Epidemiology of M. bovis in South-Eastern Ethiopia
The parallel study on the prevalence of bTB in pastoral cattle herds in the Oromia region, southern Ethiopia (Gumi et al. 2011) indicated a true prevalence below 10%, which is in the range of endemically stable transmission in sedentary rural areas of Ethiopia (Tschopp et al. 2010a), but slightly higher to the Hamer area (Tschopp et al. 2010b). The transmission dynamics of sedentary rural and mobile pastoral cattle is likely similar, with early exposure of calves, a variable latency period and transmission from adult cows through the airways and udder. This could explain the low level endemic transmission with a high herd prevalence. Compared to sedentary rural communities, where we could not find human M. bovis (publication in preparation), cattle–human transmission seems effective in pastoral communities in South-Eastern Ethiopia. Hence there is likely a higher exposure of pastoralists to M. bovis, when compared to sedentary communities.
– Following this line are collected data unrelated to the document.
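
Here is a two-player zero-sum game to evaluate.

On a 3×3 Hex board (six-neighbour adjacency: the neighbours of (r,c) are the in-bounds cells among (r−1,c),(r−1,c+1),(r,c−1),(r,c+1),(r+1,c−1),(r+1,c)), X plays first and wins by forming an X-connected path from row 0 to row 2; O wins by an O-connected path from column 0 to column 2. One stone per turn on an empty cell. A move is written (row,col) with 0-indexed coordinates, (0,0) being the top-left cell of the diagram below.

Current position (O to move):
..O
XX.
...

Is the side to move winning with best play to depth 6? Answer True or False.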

Identical spoligotypes of M. bovis isolates from humans and cattle, as well as collection of M. tuberculosis isolates from animals, indicates transmission between livestock, mainly between cattle and humans. Therefore, TB is of public health importance in pastoral settings of South-East Ethiopia and warrants locally adapted diagnosis and treatment protocols. M. bovis is naturally resistant to pyrazinamide, a commonly used treatment for TB. TB programs in areas where M. bovis is a potential etiologic agent in humans should therefore not neglect the zoonotic risk of bTB. M. tuberculosis isolates were represented by diversified lineages, requiring further typing to establish their position in the global TB population structure. This simultaneous study of mycobacteria in humans and livestock allowed relating transmission risks. It demonstrates an added value of a “One Health” approach of closer cooperation of human and animal health sectors.
This work was supported by the Wellcome Trust, a Swiss Government scholarship for foreign students, and the National Centre for Competence in Research North-South (NCCR North-South).